Si diceva di un Puccini camaleontico. Già, perché se anche qui non mancano le lettere velenose su/contro i colleghi compositori (l'odiatissimo Leoncavallo «Leonbestia» o «cleptomane salumiere», ad esempio), interessante è vedere come Puccini si comportasse opportunisticamente nei confronti dei giornalisti e dei critici musicali: amichevole e adulatorio con gli autori di recensioni favorevoli, polemico e malmostoso con i giornalisti più critici. Anzi, Puccini stesso rese noto il suo doppiopesismo quando all'amico compositore Arturo Buzzi-Peccia consigliò di accattivarsi i critici musicali con una perifrasi non delle più raffinate: «Guarda di lambire i deretani dei botoli di Guttemberg e fallo con grazia e leggerezza umettando a dovere gli usati loro sfinteri per l'introduzione del tuo turgido cosmos». Ben diverso, invece, l'atteggiamento verso i critici musicali favorevoli. Quelli di Primo Levi erano «geniali articoli», «buoni e competenti articoli»; ancor più melenso era con il «mago della penna» Eugenio Checchi del Fanfulla: «Lessi, mi beai nella tua elce prosa e approvai contenuto arrossendo per le espressioni gentili à mon égard». Quella per i critici musicali compiacenti fu un'adulazione così ruffiana e sperticata da passar sopra anche all'astio viscerale per Leoncavallo.
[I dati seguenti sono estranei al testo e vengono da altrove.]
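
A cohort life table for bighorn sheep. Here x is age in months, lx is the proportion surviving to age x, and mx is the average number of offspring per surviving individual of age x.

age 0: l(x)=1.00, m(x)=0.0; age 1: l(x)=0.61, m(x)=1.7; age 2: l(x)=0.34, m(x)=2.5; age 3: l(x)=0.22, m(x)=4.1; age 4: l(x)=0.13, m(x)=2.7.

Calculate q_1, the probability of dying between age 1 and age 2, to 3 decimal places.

0.443

q_1 = (l_1 − l_2) / l_1 = (0.61 − 0.34) / 0.61
     = 0.27 / 0.61 = 0.442623… → 0.443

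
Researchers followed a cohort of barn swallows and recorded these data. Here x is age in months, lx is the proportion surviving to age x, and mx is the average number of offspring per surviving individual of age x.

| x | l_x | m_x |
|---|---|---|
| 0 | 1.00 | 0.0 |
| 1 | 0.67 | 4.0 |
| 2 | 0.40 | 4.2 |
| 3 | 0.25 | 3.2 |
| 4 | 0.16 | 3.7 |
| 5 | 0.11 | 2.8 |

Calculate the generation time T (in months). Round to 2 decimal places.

2.04

lx·mx: 0, 2.68, 1.68, 0.8, 0.592, 0.308 → R0 = 6.06
x·lx·mx: 0, 2.68, 3.36, 2.4, 2.368, 1.54 → Σ = 12.348
T = 12.348 / 6.06 = 2.037624… → 2.04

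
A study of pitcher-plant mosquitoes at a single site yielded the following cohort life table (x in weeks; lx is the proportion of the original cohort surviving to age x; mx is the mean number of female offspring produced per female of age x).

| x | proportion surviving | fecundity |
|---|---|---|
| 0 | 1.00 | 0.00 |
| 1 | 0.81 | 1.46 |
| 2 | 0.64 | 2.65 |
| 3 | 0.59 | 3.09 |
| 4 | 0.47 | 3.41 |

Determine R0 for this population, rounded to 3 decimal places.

6.304

lx·mx by age: 0, 1.1826, 1.696, 1.8231, 1.6027
R0 = Σ lx·mx = 6.3044 → 6.304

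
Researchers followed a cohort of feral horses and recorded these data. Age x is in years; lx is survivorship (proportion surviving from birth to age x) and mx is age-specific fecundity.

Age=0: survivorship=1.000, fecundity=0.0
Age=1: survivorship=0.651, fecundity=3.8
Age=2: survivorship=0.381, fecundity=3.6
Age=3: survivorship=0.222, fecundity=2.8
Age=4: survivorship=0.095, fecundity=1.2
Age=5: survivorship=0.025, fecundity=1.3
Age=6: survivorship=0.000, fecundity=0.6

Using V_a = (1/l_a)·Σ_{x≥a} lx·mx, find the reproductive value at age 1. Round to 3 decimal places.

7.087

lx·mx for x ≥ 1: 2.4738, 1.3716, 0.6216, 0.114, 0.0325, 0 → sum = 4.6135
V_1 = 4.6135 / l_1 = 4.6135 / 0.651 = 7.08679… → 7.087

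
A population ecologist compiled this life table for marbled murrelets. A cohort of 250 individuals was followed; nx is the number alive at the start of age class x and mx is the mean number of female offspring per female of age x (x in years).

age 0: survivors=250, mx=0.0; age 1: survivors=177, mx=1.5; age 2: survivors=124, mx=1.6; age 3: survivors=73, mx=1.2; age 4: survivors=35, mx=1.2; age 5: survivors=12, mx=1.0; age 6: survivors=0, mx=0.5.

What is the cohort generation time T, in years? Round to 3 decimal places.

lx = nx/n0 = nx/250: 1, 0.708, 0.496, 0.292, 0.14, 0.048, 0
lx·mx: 0, 1.062, 0.7936, 0.3504, 0.168, 0.048, 0 → R0 = 2.422
x·lx·mx: 0, 1.062, 1.5872, 1.0512, 0.672, 0.24, 0 → Σ = 4.6124
T = 4.6124 / 2.422 = 1.904377… → 1.904

1.904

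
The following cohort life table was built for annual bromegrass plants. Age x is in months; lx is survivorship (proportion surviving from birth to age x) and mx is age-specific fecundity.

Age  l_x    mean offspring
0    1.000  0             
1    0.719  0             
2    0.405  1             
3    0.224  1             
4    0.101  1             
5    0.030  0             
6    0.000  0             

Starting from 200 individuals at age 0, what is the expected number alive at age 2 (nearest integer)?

81

Expected survivors = N0 · l_2 = 200 × 0.405 = 81 → 81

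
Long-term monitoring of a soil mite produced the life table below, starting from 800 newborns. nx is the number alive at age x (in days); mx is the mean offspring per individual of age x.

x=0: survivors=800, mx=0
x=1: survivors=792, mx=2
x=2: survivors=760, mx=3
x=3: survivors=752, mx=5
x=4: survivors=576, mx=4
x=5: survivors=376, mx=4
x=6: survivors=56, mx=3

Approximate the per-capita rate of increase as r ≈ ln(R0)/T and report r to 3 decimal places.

0.882

lx = nx/n0 = nx/800: 1, 0.99, 0.95, 0.94, 0.72, 0.47, 0.07
R0 = Σ lx·mx = 0 + 1.98 + 2.85 + 4.7 + 2.88 + 1.88 + 0.21 = 14.5
Σ x·lx·mx = 43.96; T = 43.96/14.5 = 3.03172…
r ≈ ln(R0)/T = ln(14.5)/3.03172… = 0.88206… → 0.882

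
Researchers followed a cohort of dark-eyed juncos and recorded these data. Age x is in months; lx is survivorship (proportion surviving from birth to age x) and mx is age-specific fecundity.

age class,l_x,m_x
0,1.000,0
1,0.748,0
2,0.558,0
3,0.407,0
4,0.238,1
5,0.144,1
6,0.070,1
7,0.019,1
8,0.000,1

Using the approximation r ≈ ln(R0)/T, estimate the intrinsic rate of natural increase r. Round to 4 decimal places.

-0.1594

R0 = Σ lx·mx = 0 + 0 + 0 + 0 + 0.238 + 0.144 + 0.07 + 0.019 + 0 = 0.471
Σ x·lx·mx = 2.225; T = 2.225/0.471 = 4.72399…
r ≈ ln(R0)/T = ln(0.471)/4.72399… = -0.159377… → -0.1594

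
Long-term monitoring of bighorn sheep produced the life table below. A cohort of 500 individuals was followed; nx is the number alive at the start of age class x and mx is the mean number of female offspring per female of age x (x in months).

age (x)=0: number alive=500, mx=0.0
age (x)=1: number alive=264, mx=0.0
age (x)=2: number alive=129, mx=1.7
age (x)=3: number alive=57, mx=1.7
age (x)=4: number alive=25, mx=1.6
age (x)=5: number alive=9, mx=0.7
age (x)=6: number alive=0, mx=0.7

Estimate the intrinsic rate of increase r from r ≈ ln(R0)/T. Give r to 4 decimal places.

lx = nx/n0 = nx/500: 1, 0.528, 0.258, 0.114, 0.05, 0.018, 0
R0 = Σ lx·mx = 0 + 0 + 0.4386 + 0.1938 + 0.08 + 0.0126 + 0 = 0.725
Σ x·lx·mx = 1.8416; T = 1.8416/0.725 = 2.54014…
r ≈ ln(R0)/T = ln(0.725)/2.54014… = -0.126601… → -0.1266

-0.1266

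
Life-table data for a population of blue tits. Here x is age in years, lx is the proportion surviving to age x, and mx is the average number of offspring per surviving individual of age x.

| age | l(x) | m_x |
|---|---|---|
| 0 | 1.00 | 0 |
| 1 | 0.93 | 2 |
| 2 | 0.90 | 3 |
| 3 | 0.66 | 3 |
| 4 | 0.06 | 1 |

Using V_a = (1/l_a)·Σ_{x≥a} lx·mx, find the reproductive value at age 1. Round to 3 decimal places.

lx·mx for x ≥ 1: 1.86, 2.7, 1.98, 0.06 → sum = 6.6
V_1 = 6.6 / l_1 = 6.6 / 0.93 = 7.096774… → 7.097

7.097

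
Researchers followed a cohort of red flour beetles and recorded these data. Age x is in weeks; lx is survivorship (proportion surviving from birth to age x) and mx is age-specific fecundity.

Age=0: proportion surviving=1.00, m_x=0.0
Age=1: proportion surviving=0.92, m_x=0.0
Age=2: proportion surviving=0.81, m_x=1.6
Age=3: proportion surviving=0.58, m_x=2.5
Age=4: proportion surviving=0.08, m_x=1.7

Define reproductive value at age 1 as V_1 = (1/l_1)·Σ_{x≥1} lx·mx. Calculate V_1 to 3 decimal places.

lx·mx for x ≥ 1: 0, 1.296, 1.45, 0.136 → sum = 2.882
V_1 = 2.882 / l_1 = 2.882 / 0.92 = 3.132609… → 3.133

3.133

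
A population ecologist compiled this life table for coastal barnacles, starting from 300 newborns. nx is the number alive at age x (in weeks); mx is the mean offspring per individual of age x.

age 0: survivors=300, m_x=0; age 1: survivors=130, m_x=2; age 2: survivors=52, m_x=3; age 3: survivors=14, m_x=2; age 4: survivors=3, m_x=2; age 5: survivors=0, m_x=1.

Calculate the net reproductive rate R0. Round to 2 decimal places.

1.50

lx = nx/n0 = nx/300: 1, 0.43333…, 0.17333…, 0.04667…, 0.01, 0
lx·mx by age: 0, 0.866667…, 0.52…, 0.093333…, 0.02, 0
R0 = Σ lx·mx = 1.5… → 1.50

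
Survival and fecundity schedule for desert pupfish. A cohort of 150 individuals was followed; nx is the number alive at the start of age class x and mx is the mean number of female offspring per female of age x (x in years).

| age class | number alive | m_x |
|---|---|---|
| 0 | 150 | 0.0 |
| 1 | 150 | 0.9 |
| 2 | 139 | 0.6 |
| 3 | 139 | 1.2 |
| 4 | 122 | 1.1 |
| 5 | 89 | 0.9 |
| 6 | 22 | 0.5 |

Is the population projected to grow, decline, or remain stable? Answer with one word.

growing

lx = nx/n0 = nx/150: 1, 1, 0.92667…, 0.92667…, 0.81333…, 0.59333…, 0.14667…
R0 = Σ lx·mx = 0 + 0.9 + 0.556… + 1.112… + 0.894667… + 0.534… + 0.073333… = 4.07…
R0 > 1, so the population is growing.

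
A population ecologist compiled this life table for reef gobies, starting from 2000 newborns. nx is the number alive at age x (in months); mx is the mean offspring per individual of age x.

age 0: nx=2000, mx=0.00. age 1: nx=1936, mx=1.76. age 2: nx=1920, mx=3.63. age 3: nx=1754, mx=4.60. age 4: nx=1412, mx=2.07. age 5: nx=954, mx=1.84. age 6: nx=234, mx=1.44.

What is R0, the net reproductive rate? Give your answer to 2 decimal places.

11.73

lx = nx/n0 = nx/2000: 1, 0.968, 0.96, 0.877, 0.706, 0.477, 0.117
lx·mx by age: 0, 1.70368, 3.4848, 4.0342, 1.46142, 0.87768, 0.16848
R0 = Σ lx·mx = 11.73026 → 11.73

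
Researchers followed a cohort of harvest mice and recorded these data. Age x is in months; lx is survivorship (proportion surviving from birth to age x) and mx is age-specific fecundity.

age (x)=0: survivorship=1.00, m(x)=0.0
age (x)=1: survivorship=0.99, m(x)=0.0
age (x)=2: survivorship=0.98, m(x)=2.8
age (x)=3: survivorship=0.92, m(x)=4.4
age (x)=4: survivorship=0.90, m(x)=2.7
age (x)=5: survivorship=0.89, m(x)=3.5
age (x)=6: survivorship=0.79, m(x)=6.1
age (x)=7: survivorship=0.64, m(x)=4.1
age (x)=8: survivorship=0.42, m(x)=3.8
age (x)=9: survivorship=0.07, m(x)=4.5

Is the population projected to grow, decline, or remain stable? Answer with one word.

R0 = Σ lx·mx = 0 + 0 + 2.744 + 4.048 + 2.43 + 3.115 + 4.819 + 2.624 + 1.596 + 0.315 = 21.691
R0 > 1, so the population is growing.

growing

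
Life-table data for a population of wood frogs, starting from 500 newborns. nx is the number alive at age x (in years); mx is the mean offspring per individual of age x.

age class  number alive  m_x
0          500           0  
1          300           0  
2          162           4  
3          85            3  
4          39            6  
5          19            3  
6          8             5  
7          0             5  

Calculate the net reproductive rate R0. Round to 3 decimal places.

lx = nx/n0 = nx/500: 1, 0.6, 0.324, 0.17, 0.078, 0.038, 0.016, 0
lx·mx by age: 0, 0, 1.296, 0.51, 0.468, 0.114, 0.08, 0
R0 = Σ lx·mx = 2.468 → 2.468

2.468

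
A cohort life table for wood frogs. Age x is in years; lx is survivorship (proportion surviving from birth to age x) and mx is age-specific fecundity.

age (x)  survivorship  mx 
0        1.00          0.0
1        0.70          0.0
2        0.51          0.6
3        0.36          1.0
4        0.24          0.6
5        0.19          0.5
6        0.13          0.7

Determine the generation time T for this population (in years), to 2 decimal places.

lx·mx: 0, 0, 0.306, 0.36, 0.144, 0.095, 0.091 → R0 = 0.996
x·lx·mx: 0, 0, 0.612, 1.08, 0.576, 0.475, 0.546 → Σ = 3.289
T = 3.289 / 0.996 = 3.302209… → 3.30

3.30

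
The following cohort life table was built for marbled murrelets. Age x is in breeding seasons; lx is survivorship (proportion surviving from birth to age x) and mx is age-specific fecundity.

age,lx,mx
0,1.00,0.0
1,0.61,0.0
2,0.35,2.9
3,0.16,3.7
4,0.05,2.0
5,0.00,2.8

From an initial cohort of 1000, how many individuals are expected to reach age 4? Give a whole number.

Expected survivors = N0 · l_4 = 1000 × 0.05 = 50 → 50

50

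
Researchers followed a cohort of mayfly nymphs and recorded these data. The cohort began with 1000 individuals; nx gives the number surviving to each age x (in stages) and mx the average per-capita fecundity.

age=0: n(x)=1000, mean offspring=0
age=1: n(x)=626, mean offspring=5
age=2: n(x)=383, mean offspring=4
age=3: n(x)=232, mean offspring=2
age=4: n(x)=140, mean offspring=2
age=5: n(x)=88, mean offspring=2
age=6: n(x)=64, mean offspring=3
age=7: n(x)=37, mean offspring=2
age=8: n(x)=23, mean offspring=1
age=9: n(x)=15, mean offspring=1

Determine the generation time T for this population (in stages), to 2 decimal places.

lx = nx/n0 = nx/1000: 1, 0.626, 0.383, 0.232, 0.14, 0.088, 0.064, 0.037, 0.023, 0.015
lx·mx: 0, 3.13, 1.532, 0.464, 0.28, 0.176, 0.192, 0.074, 0.023, 0.015 → R0 = 5.886
x·lx·mx: 0, 3.13, 3.064, 1.392, 1.12, 0.88, 1.152, 0.518, 0.184, 0.135 → Σ = 11.575
T = 11.575 / 5.886 = 1.966531… → 1.97

1.97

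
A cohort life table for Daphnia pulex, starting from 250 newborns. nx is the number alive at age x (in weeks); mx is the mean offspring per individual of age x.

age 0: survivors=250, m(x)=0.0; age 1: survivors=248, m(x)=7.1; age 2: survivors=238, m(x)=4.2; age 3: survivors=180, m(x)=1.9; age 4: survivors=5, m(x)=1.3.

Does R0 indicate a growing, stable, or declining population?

lx = nx/n0 = nx/250: 1, 0.992, 0.952, 0.72, 0.02
R0 = Σ lx·mx = 0 + 7.0432 + 3.9984 + 1.368 + 0.026 = 12.4356
R0 > 1, so the population is growing.

growing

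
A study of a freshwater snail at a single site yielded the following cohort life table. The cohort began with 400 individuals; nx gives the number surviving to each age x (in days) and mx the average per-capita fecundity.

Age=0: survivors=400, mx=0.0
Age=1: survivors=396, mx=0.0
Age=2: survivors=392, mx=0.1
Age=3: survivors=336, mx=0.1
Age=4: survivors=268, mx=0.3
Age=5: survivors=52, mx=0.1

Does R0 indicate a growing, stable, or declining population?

lx = nx/n0 = nx/400: 1, 0.99, 0.98, 0.84, 0.67, 0.13
R0 = Σ lx·mx = 0 + 0 + 0.098 + 0.084 + 0.201 + 0.013 = 0.396
R0 < 1, so the population is declining.

declining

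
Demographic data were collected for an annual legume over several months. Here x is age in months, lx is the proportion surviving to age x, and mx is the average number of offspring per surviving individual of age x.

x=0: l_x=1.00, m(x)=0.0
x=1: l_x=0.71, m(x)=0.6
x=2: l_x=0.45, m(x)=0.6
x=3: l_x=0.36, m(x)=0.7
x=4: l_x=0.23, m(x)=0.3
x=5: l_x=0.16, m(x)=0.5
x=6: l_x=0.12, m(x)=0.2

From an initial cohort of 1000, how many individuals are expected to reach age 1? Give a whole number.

Expected survivors = N0 · l_1 = 1000 × 0.71 = 710 → 710

710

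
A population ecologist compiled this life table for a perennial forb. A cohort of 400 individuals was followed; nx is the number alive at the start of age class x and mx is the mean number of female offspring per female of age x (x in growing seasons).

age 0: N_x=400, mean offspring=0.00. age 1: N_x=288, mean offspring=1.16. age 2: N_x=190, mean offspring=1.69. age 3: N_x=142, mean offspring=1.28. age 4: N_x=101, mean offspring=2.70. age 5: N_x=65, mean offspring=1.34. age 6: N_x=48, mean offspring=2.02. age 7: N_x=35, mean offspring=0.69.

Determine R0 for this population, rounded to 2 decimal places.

3.29

lx = nx/n0 = nx/400: 1, 0.72, 0.475, 0.355, 0.2525, 0.1625, 0.12, 0.0875
lx·mx by age: 0, 0.8352, 0.80275, 0.4544, 0.68175, 0.21775, 0.2424, 0.060375
R0 = Σ lx·mx = 3.294625 → 3.29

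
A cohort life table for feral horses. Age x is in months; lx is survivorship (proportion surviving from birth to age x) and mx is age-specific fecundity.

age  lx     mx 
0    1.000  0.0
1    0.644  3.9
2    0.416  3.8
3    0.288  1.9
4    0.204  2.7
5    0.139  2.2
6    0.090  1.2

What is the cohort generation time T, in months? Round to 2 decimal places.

2.09

lx·mx: 0, 2.5116, 1.5808, 0.5472, 0.5508, 0.3058, 0.108 → R0 = 5.6042
x·lx·mx: 0, 2.5116, 3.1616, 1.6416, 2.2032, 1.529, 0.648 → Σ = 11.695
T = 11.695 / 5.6042 = 2.086828… → 2.09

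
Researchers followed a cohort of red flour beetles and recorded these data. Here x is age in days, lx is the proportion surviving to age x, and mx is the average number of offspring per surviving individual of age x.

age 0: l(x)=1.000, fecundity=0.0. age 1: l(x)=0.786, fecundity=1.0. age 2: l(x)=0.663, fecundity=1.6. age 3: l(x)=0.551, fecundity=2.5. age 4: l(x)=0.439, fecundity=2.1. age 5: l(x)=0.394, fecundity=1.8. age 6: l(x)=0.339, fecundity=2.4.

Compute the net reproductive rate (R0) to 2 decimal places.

lx·mx by age: 0, 0.786, 1.0608, 1.3775, 0.9219, 0.7092, 0.8136
R0 = Σ lx·mx = 5.669 → 5.67

5.67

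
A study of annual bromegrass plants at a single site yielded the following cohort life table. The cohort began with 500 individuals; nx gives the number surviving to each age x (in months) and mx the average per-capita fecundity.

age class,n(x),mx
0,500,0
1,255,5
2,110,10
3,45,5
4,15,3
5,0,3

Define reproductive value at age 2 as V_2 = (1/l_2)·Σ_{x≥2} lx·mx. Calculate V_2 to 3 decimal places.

12.455

lx = nx/n0 = nx/500: 1, 0.51, 0.22, 0.09, 0.03, 0
lx·mx for x ≥ 2: 2.2, 0.45, 0.09, 0 → sum = 2.74
V_2 = 2.74 / l_2 = 2.74 / 0.22 = 12.454545… → 12.455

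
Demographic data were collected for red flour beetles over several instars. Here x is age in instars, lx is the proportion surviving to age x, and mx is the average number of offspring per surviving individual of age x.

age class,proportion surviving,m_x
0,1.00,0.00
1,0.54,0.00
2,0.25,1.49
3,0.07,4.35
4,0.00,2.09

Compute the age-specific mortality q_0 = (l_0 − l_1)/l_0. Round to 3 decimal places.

0.460

q_0 = (l_0 − l_1) / l_0 = (1 − 0.54) / 1
     = 0.46 / 1 = 0.46 → 0.460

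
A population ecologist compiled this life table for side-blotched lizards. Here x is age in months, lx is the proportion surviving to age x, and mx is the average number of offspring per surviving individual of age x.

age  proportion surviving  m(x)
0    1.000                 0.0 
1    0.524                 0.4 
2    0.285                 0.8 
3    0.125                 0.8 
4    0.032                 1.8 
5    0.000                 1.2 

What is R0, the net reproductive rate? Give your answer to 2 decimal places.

0.60

lx·mx by age: 0, 0.2096, 0.228, 0.1, 0.0576, 0
R0 = Σ lx·mx = 0.5952 → 0.60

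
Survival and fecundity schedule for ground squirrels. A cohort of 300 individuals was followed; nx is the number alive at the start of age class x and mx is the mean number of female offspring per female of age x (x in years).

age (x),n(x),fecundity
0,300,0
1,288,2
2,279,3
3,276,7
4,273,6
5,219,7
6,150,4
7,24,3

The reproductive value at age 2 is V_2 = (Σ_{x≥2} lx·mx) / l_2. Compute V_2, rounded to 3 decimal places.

lx = nx/n0 = nx/300: 1, 0.96, 0.93, 0.92, 0.91, 0.73, 0.5, 0.08
lx·mx for x ≥ 2: 2.79, 6.44, 5.46, 5.11, 2, 0.24 → sum = 22.04
V_2 = 22.04 / l_2 = 22.04 / 0.93 = 23.698925… → 23.699

23.699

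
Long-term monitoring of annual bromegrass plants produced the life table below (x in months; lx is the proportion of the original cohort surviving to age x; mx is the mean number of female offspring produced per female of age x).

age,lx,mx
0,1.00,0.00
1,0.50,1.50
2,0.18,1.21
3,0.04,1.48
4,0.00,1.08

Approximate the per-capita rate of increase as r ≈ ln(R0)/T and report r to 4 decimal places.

0.0201

R0 = Σ lx·mx = 0 + 0.75 + 0.2178 + 0.0592 + 0 = 1.027
Σ x·lx·mx = 1.3632; T = 1.3632/1.027 = 1.32736…
r ≈ ln(R0)/T = ln(1.027)/1.32736… = 0.020071… → 0.0201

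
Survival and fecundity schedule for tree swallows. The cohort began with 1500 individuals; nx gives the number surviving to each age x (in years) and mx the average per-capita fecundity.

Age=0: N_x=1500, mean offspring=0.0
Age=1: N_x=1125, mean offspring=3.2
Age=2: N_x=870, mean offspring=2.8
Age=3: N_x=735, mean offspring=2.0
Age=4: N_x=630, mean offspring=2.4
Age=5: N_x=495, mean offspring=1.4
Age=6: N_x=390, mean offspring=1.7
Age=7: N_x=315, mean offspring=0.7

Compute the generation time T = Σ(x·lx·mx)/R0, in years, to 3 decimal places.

2.635

lx = nx/n0 = nx/1500: 1, 0.75, 0.58, 0.49, 0.42, 0.33, 0.26, 0.21
lx·mx: 0, 2.4, 1.624, 0.98, 1.008, 0.462, 0.442, 0.147 → R0 = 7.063
x·lx·mx: 0, 2.4, 3.248, 2.94, 4.032, 2.31, 2.652, 1.029 → Σ = 18.611
T = 18.611 / 7.063 = 2.634999… → 2.635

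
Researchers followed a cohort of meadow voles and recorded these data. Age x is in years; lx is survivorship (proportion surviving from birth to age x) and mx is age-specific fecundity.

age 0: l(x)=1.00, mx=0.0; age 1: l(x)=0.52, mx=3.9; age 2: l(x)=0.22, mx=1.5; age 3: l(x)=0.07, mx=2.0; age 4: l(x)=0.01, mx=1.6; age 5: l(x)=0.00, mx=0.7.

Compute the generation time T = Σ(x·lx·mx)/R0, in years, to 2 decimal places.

lx·mx: 0, 2.028, 0.33, 0.14, 0.016, 0 → R0 = 2.514
x·lx·mx: 0, 2.028, 0.66, 0.42, 0.064, 0 → Σ = 3.172
T = 3.172 / 2.514 = 1.261734… → 1.26

1.26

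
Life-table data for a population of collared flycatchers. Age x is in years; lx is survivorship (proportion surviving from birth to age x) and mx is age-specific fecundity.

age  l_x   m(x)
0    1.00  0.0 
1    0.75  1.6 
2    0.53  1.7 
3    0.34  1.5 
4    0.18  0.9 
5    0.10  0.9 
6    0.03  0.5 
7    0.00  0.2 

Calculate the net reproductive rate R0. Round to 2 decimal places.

2.88

lx·mx by age: 0, 1.2, 0.901, 0.51, 0.162, 0.09, 0.015, 0
R0 = Σ lx·mx = 2.878 → 2.88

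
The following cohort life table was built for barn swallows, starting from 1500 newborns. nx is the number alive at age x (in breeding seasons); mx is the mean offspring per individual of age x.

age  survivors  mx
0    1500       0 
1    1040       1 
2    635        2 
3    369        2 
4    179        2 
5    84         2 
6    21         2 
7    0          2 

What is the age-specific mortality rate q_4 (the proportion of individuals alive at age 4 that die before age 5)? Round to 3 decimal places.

lx = nx/n0 = nx/1500: 1, 0.69333…, 0.42333…, 0.246, 0.11933…, 0.056, 0.014, 0
q_4 = (l_4 − l_5) / l_4 = (0.119333… − 0.056) / 0.119333…
     = 0.063333… / 0.119333… = 0.530726… → 0.531

0.531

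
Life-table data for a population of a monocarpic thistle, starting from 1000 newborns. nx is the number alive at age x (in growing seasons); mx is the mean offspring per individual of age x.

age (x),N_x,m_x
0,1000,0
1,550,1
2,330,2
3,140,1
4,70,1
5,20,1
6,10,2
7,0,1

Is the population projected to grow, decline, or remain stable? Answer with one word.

lx = nx/n0 = nx/1000: 1, 0.55, 0.33, 0.14, 0.07, 0.02, 0.01, 0
R0 = Σ lx·mx = 0 + 0.55 + 0.66 + 0.14 + 0.07 + 0.02 + 0.02 + 0 = 1.46
R0 > 1, so the population is growing.

growing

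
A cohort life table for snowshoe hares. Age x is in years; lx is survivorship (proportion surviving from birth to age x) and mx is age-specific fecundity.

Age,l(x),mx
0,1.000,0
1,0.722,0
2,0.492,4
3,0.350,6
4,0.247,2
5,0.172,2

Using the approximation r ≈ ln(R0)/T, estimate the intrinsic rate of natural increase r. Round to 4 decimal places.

R0 = Σ lx·mx = 0 + 0 + 1.968 + 2.1 + 0.494 + 0.344 = 4.906
Σ x·lx·mx = 13.932; T = 13.932/4.906 = 2.83979…
r ≈ ln(R0)/T = ln(4.906)/2.83979… = 0.560063… → 0.5601

0.5601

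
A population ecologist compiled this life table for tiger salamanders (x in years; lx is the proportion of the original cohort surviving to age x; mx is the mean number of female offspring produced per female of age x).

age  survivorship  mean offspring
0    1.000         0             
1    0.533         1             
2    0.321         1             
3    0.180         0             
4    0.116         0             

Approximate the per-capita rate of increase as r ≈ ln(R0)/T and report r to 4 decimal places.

R0 = Σ lx·mx = 0 + 0.533 + 0.321 + 0 + 0 = 0.854
Σ x·lx·mx = 1.175; T = 1.175/0.854 = 1.37588…
r ≈ ln(R0)/T = ln(0.854)/1.37588… = -0.114708… → -0.1147

-0.1147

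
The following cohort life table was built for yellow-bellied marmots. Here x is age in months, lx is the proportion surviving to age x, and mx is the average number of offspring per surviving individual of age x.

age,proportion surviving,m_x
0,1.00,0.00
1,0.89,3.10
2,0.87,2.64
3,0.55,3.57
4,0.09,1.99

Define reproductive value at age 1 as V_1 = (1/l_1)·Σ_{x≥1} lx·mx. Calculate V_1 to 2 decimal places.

lx·mx for x ≥ 1: 2.759, 2.2968, 1.9635, 0.1791 → sum = 7.1984
V_1 = 7.1984 / l_1 = 7.1984 / 0.89 = 8.08809… → 8.09

8.09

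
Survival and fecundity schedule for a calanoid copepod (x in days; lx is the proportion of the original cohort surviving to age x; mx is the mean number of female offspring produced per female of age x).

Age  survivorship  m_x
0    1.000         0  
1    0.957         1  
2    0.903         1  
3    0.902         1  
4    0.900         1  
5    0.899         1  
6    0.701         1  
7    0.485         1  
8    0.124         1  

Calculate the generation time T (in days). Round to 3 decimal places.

lx·mx: 0, 0.957, 0.903, 0.902, 0.9, 0.899, 0.701, 0.485, 0.124 → R0 = 5.871
x·lx·mx: 0, 0.957, 1.806, 2.706, 3.6, 4.495, 4.206, 3.395, 0.992 → Σ = 22.157
T = 22.157 / 5.871 = 3.773974… → 3.774

3.774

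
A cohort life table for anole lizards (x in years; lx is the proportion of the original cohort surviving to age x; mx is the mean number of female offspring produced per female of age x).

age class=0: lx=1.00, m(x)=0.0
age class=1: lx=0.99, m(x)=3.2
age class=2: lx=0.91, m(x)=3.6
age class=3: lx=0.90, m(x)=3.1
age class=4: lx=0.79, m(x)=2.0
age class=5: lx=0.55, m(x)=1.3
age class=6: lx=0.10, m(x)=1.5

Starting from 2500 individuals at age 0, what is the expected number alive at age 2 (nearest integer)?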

Valga l'episodio accaduto nel luglio 1897, quando Jules Claretie, critico del Figaro, aveva attribuito, in occasione di un'esecuzione a Berlino, La bohème pucciniana proprio a Leoncavallo, ma lo fece in una recensione elogiativa: nessun problema, assicurò Puccini, che si limitò a chiedere la rettifica di un semplice «lapsus calami». Tutte le manie di persecuzione o boicottaggio della stampa verso la sua musica erano miracolosamente sparite.